South Yorkshire public health and activity chiefs have praised local businesses promoting cycling to work, and are asking more local bosses to welcome cycle commuters as if they were le Tour stage winners.

Local authorities reckon there are 20-30 employers in South Yorkshire who are doing their best to encourage cycling to work, and aim to at least treble that number this year.

Employers and employees across the region are being asked to sign up for the free ‘Love to Ride - Cycle September’ programme this summer, which aims to engage at least 100 local workplaces and over 1,000 individuals in a friendly prize-winning competition to ride the most miles in September, and for regular cyclists to encourage seldom-cycling colleagues to give it a go.

“It’s proven that the healthier you are, the more productive you are, and the less likely you are to be off work poorly,” said Sheffield’s head of Public Health Greg Fell, who cycles 12 miles a day as part of his journey to work. “When people are concerned about the quality of our air it’s the right thing for employers to do, but there’s also a real business bottom line in encouraging people to cycle to work.

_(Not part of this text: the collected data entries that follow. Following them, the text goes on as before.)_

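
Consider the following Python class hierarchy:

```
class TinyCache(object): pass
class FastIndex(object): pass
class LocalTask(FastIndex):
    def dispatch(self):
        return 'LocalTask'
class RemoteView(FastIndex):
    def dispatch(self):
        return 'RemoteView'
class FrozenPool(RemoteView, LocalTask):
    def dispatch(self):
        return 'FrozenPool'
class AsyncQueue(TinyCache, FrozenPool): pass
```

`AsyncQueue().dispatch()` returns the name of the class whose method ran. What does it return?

L[AsyncQueue] = AsyncQueue + merge(L[TinyCache], L[FrozenPool], [TinyCache FrozenPool])
  take TinyCache:  [TinyCache object] + [FrozenPool RemoteView LocalTask FastIndex object] + [TinyCache FrozenPool]
  take FrozenPool:  [object] + [FrozenPool RemoteView LocalTask FastIndex object] + [FrozenPool]
  take RemoteView:  [object] + [RemoteView LocalTask FastIndex object]
  take LocalTask:  [object] + [LocalTask FastIndex object]
  take FastIndex:  [object] + [FastIndex object]
  take object:  [object] + [object]
MRO: AsyncQueue TinyCache FrozenPool RemoteView LocalTask FastIndex object
dispatch is defined in: FrozenPool, LocalTask, RemoteView. First along the MRO is FrozenPool.

FrozenPool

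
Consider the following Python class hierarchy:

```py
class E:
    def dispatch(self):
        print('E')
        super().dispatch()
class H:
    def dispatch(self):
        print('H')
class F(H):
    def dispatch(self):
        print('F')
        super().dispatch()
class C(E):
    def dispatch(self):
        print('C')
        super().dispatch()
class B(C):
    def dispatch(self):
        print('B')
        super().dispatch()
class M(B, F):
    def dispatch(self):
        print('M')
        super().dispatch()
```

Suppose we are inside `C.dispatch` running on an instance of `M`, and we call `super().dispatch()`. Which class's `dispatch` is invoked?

L[M] = M + merge(L[B], L[F], [B F])
  take B:  [B C E object] + [F H object] + [B F]
  take C:  [C E object] + [F H object] + [F]
  take E:  [E object] + [F H object] + [F]
  take F:  [object] + [F H object] + [F]
  take H:  [object] + [H object]
  take object:  [object] + [object]
MRO: M B C E F H object
super() in C.dispatch on a M instance goes to the class after C in M's MRO: E.

E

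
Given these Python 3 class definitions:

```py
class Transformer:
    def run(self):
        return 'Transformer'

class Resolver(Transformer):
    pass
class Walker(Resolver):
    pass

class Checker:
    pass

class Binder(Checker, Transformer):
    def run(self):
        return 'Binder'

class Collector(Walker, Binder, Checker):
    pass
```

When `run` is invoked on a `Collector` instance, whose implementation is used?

Binder

L[Collector] = Collector + merge(L[Walker], L[Binder], L[Checker], [Walker Binder Checker])
  take Walker:  [Walker Resolver Transformer object] + [Binder Checker Transformer object] + [Checker object] + [Walker Binder Checker]
  take Resolver:  [Resolver Transformer object] + [Binder Checker Transformer object] + [Checker object] + [Binder Checker]
  take Binder:  [Transformer object] + [Binder Checker Transformer object] + [Checker object] + [Binder Checker]
  take Checker:  [Transformer object] + [Checker Transformer object] + [Checker object] + [Checker]
  take Transformer:  [Transformer object] + [Transformer object] + [object]
  take object:  [object] + [object] + [object]
MRO: Collector Walker Resolver Binder Checker Transformer object
run is defined in: Binder, Transformer. First along the MRO is Binder.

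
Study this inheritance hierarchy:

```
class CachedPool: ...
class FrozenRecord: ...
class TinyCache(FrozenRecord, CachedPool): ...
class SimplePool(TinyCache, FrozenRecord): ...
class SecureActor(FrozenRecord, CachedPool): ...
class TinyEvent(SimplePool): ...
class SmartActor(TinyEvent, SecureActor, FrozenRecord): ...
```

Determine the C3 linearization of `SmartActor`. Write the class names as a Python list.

L[SmartActor] = SmartActor + merge(L[TinyEvent], L[SecureActor], L[FrozenRecord], [TinyEvent SecureActor FrozenRecord])
  take TinyEvent:  [TinyEvent SimplePool TinyCache FrozenRecord CachedPool object] + [SecureActor FrozenRecord CachedPool object] + [FrozenRecord object] + [TinyEvent SecureActor FrozenRecord]
  take SimplePool:  [SimplePool TinyCache FrozenRecord CachedPool object] + [SecureActor FrozenRecord CachedPool object] + [FrozenRecord object] + [SecureActor FrozenRecord]
  take TinyCache:  [TinyCache FrozenRecord CachedPool object] + [SecureActor FrozenRecord CachedPool object] + [FrozenRecord object] + [SecureActor FrozenRecord]
  take SecureActor:  [FrozenRecord CachedPool object] + [SecureActor FrozenRecord CachedPool object] + [FrozenRecord object] + [SecureActor FrozenRecord]
  take FrozenRecord:  [FrozenRecord CachedPool object] + [FrozenRecord CachedPool object] + [FrozenRecord object] + [FrozenRecord]
  take CachedPool:  [CachedPool object] + [CachedPool object] + [object]
  take object:  [object] + [object] + [object]

[SmartActor, TinyEvent, SimplePool, TinyCache, SecureActor, FrozenRecord, CachedPool, object]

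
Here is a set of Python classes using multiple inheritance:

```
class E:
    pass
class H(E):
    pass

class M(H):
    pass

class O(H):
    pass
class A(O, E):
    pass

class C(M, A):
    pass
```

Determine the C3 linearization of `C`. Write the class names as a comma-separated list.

C, M, A, O, H, E, object

L[C] = C + merge(L[M], L[A], [M A])
  take M:  [M H E object] + [A O H E object] + [M A]
  take A:  [H E object] + [A O H E object] + [A]
  take O:  [H E object] + [O H E object]
  take H:  [H E object] + [H E object]
  take E:  [E object] + [E object]
  take object:  [object] + [object]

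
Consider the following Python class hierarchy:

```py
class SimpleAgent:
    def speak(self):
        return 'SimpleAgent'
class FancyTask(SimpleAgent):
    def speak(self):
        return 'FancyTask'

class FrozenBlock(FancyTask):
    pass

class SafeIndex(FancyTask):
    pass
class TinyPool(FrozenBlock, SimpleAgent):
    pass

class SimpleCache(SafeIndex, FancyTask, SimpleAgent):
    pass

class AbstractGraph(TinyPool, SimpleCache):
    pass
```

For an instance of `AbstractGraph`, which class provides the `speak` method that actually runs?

FancyTask

L[AbstractGraph] = AbstractGraph + merge(L[TinyPool], L[SimpleCache], [TinyPool SimpleCache])
  take TinyPool:  [TinyPool FrozenBlock FancyTask SimpleAgent object] + [SimpleCache SafeIndex FancyTask SimpleAgent object] + [TinyPool SimpleCache]
  take FrozenBlock:  [FrozenBlock FancyTask SimpleAgent object] + [SimpleCache SafeIndex FancyTask SimpleAgent object] + [SimpleCache]
  take SimpleCache:  [FancyTask SimpleAgent object] + [SimpleCache SafeIndex FancyTask SimpleAgent object] + [SimpleCache]
  take SafeIndex:  [FancyTask SimpleAgent object] + [SafeIndex FancyTask SimpleAgent object]
  take FancyTask:  [FancyTask SimpleAgent object] + [FancyTask SimpleAgent object]
  take SimpleAgent:  [SimpleAgent object] + [SimpleAgent object]
  take object:  [object] + [object]
MRO: AbstractGraph TinyPool FrozenBlock SimpleCache SafeIndex FancyTask SimpleAgent object
speak is defined in: FancyTask, SimpleAgent. First along the MRO is FancyTask.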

It saves money, is cheaper, and it’s often quicker. I gave up my gym membership when I started cycling to work, and that saving pays for my family holiday.”

Council transport officers say funding for cycling schemes is easier to justify when cycling numbers increase, as they have in South Yorkshire over recent years. Funding for the ‘Cycle September’ programme came from a £7.5m Access Fund for Sustainable Travel grant from the government, the largest awarded in the country this year.

Jo Pearce, Sheffield Council’s head of Physical Activity and Sport, has been cycling to work for seven years, and says it’s safe, fun and practical. “Being inactive is such a terrible thing for people, so I think building activity into your working day is the key,” she said. “I’m working and I’ve got a little girl, and it’s hard to fit in going to the gym. So I take my daughter to nursery and then bike into work, which is a far less stressful journey for us than driving, and it’s great for me and my little girl to start our day in an active way.”

“It’s very simple: the more people cycle, the more people cycle,” said Rosie Frazer of Love to Ride. “If there are more cyclists out and about, it makes drivers more aware of them, it makes the roads safer and less congested for everyone, and people thinking about riding a bike say: ‘Well if she or he can do it, so can I!’”

Cycle September is part of South Yorkshire’s Inmotion! programme of Sustainable Travel initiatives, and is also part of the MoveMore campaign to make Sheffield the UK’s most active city by 2020.

“More local businesses are encouraging staff to cycle to work,” said Andy Picken of MoveMore. “Small and medium sized businesses particularly are seeing cycling as a way to reduce absenteeism while improving productivity at the same time.” He cited a recent study by HR Magazine that showed 89% of bosses reckoned cyclists had more energy at work.

Over 50 businesses have already signed up to Cycle September, with participants and companies competing for prizes including cinema tickets, meals at local restaurants, bikes and accessories. West Yorkshire are taking part too, so the competitive element will also pitch Sheffield, Rotherham, Doncaster and Barnsley against Leeds, Wakefield, Bradford and Huddersfield.